Advertisers were encouraged to buy time during this spring's upfront market, because those who sat on the sidelines last year were punished. Prices for commercials spiked by 30% or more later in the year. So this year, advertisers placed their orders early.
One area where cable is not making gains is political advertising. Cable networks hoping for a bigger slice of the 2012 campaign-spending pie might be disappointed, particularly when it comes to the presidential race, warned to two top political advisors -- David Axelrod, senior advisor to President Obama, and Ed Gillespie, former counsel to President George W. Bush.

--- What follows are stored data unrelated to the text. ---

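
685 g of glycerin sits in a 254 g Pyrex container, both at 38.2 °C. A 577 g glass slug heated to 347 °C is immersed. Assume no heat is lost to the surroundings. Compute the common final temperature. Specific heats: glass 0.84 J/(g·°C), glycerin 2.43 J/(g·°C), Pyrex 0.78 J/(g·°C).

Let T be the final temperature. ΣQ_i = 0:
577*0.84*(T − 347) + 685*2.43*(T − 38.2) + 254*0.78*(T − 38.2) = 0
484.68(T − 347) + 1664.6(T − 38.2) + 198.12(T − 38.2) = 0
2347.4 T = 239338
T = 239338 / 2347.4 = 102 °C

T_f ≈ 102.0 °C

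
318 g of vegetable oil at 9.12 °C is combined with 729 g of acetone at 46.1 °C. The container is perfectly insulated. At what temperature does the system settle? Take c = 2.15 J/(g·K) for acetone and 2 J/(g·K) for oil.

Taking heat into each body as positive, Σ m c ΔT = 0:
729×2.15×(T − 46.1) + 318×2×(T − 9.12) = 0
1567.3(T − 46.1) + 636(T − 9.12) = 0
(1567.3 + 636) T = 1567.3×46.1 + 636×9.12
T = 78055 / 2203.3 = 35.4 °C

T_f ≈ 35.4 °C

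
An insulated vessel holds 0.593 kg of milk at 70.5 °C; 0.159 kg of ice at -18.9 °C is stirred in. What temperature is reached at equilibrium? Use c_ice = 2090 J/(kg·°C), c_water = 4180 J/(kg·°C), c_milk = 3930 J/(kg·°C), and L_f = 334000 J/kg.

Net heat exchanged in the isolated system is zero:
ice -18.9→0 °C: 0.159×2090×18.9 = 6280.7
  melt ice: 0.159×334000 = 53106
  meltwater 0→T: 0.159×4180×T = 664.62 T
  milk: 2330.5(T − 70.5)
2995.1 T = 164300 − 59387 = 104913
T ≈ 35.03 °C. Since T > 0 °C, the all-ice-melts assumption holds.

T_f ≈ 35.0 °C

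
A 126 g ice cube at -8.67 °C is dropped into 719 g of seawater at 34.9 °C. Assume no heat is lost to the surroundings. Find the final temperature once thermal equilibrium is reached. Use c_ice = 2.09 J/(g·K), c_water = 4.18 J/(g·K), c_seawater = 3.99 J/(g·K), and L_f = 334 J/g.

T_f ≈ 16.4 °C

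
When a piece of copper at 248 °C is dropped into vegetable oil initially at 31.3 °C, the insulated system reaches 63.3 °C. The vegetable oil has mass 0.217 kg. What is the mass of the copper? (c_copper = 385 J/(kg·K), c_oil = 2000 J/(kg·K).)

m ≈ 0.195 kg

Taking heat into each body as positive, Σ m c ΔT = 0:
m·385·(63.3 − 248) + 0.217·2000·(63.3 − 31.3) = 0
-71110 m = -13888
m = -13888/-71110 ≈ 0.1953 kg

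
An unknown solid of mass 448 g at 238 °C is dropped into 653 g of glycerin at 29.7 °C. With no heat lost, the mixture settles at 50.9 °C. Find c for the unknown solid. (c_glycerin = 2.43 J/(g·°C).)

Net heat exchanged in the isolated system is zero:
448·c·(50.9 − 238) + 653·2.43·(50.9 − 29.7) = 0
-83821 c = -33640
c = -33640/-83821 ≈ 0.4013 J/(g·°C)

c ≈ 0.401 J/(g·°C)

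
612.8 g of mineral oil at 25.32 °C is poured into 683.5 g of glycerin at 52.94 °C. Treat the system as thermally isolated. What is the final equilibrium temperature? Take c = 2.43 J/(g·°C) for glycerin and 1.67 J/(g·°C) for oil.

T_f ≈ 42.4 °C

|Q_glycerin| = |Q_oil|:
683.5·2.43·(52.94 − T) = 612.8·1.67·(T − 25.32)
1660.9(52.94 − T) = 1023.4(T − 25.32)
2684.3 T = 113840  ⇒  T ≈ 42.41 °C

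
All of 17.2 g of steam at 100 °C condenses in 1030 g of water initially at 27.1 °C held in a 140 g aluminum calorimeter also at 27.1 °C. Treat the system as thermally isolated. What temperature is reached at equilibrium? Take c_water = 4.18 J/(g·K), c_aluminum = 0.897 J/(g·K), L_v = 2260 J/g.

T_f ≈ 36.9 °C

Heat gained plus heat lost sum to zero:
latent heat released on condensation: 17.2·2260 = 38872
  condensate cools 100→T: 17.2·4.18·(T − 100) = 71.9(T − 100)
  original water: 4305.4(T − 27.1)
  cup: 125.58(T − 27.1)
4502.9 T = 38872 + 7189.6 + 120080 = 166141
T ≈ 36.90 °C (< 100 °C, so full condensation is consistent).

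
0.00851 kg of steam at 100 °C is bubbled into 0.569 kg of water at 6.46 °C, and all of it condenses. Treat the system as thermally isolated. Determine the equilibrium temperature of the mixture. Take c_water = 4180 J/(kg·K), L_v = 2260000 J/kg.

Net heat exchanged in the isolated system is zero:
condense steam: −0.00851·2260000 = −19233; condensate cools 100→T: 0.00851·4180·(T − 100) = 35.57(T − 100); original water: 2378.4(T − 6.46)
2414 T = 19233 + 3557.2 + 15365 = 38154
T ≈ 15.81 °C, under the boiling point, so the assumption holds.

T_f ≈ 15.8 °C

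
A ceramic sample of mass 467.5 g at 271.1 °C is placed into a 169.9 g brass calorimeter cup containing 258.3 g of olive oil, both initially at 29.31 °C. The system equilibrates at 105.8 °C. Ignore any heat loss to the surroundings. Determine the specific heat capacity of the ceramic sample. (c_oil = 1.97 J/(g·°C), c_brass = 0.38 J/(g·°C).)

Net heat exchanged in the isolated system is zero:
467.5×c×(105.8 − 271.1) + 258.3×1.97×(105.8 − 29.31) + 169.9×0.38×(105.8 − 29.31) = 0
-77278 c = -43860
c = -43860/-77278 ≈ 0.5676 J/(g·°C)

c ≈ 0.568 J/(g·°C)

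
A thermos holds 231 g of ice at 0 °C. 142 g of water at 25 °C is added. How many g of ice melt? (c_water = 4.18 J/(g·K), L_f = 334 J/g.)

Cooling the water to 0 °C releases 142·4.18·25 = 14839 J.
Melting all 231 g of ice would need 231·334 = 77154 J.
14839 J < 77154 J, so only part of the ice melts and the system sits at 0 °C.
m_melt = 14839 / L_f = 44.43 g.

m_melted ≈ 44.4 g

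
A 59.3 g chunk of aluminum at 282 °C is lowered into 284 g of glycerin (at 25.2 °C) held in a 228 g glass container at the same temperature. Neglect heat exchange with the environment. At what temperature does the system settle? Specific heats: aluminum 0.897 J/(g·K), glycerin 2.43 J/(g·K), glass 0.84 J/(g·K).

T_f ≈ 39.8 °C

T_f is the heat-capacity-weighted average of the initial temperatures:
T_f = (53.19*282 + 690.12*25.2 + 191.52*25.2) / (53.19 + 690.12 + 191.52)
    = 37218 / 934.83 ≈ 39.81 °C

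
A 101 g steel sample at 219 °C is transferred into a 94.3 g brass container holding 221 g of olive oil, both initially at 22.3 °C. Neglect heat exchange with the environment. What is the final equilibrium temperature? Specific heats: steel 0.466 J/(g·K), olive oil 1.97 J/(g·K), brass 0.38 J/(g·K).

T_f ≈ 40.2 °C

Net heat exchanged in the isolated system is zero:
101*0.466*(T − 219) + 221*1.97*(T − 22.3) + 94.3*0.38*(T − 22.3) = 0
47.07(T − 219) + 435.37(T − 22.3) + 35.83(T − 22.3) = 0
518.27 T = 20815
T ≈ 40.16 °C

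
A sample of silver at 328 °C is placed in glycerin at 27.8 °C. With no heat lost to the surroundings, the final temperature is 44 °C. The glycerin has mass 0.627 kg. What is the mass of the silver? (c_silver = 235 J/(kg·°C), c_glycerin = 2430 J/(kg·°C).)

|Q_silver| = |Q_glycerin|:
m×235×(328 − 44) = 0.627×2430×(44 − 27.8)
66740 m = 24682  ⇒  m ≈ 0.3698 kg

m ≈ 0.37 kg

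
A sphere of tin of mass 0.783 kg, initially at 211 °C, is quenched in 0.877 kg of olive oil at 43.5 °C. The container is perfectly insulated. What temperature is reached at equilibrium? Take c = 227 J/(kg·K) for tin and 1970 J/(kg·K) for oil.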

Cable news networks CNN, Fox News Channel and MSNBC will attract plenty of political dollars -- but presidential candidates most likely will continue to steer the bulk of their dollars to local TV stations, Axelrod said.
"We spent the vast majority of our money last time on broadcast television," Axelrod told attendees at the cable convention. Only 12% of the money went to cable television, he said, adding that about 68% of the dollars went to TV stations in battleground states.
"It's still the nuclear weapon," Axelrod said of TV stations. "We will probably spend a little more on cable this time, but there still are barriers in cable television that we need to overcome."
He explained that more commercial spots are up for grabs on local broadcast stations, and that candidates have a greater level of assurance that their messages hit the right geographic targets. "It is a national campaign, but it is delivered locally," he said.
Decisions also come down to how much money the various candidates raise.
"If the president has a billion dollars to spend in the election, you know they will be buying time on "American Idol" and "NCIS" and our nominee will be buying the Cooking Channel in Butler County, Ohio," Gillespie, the Republican said.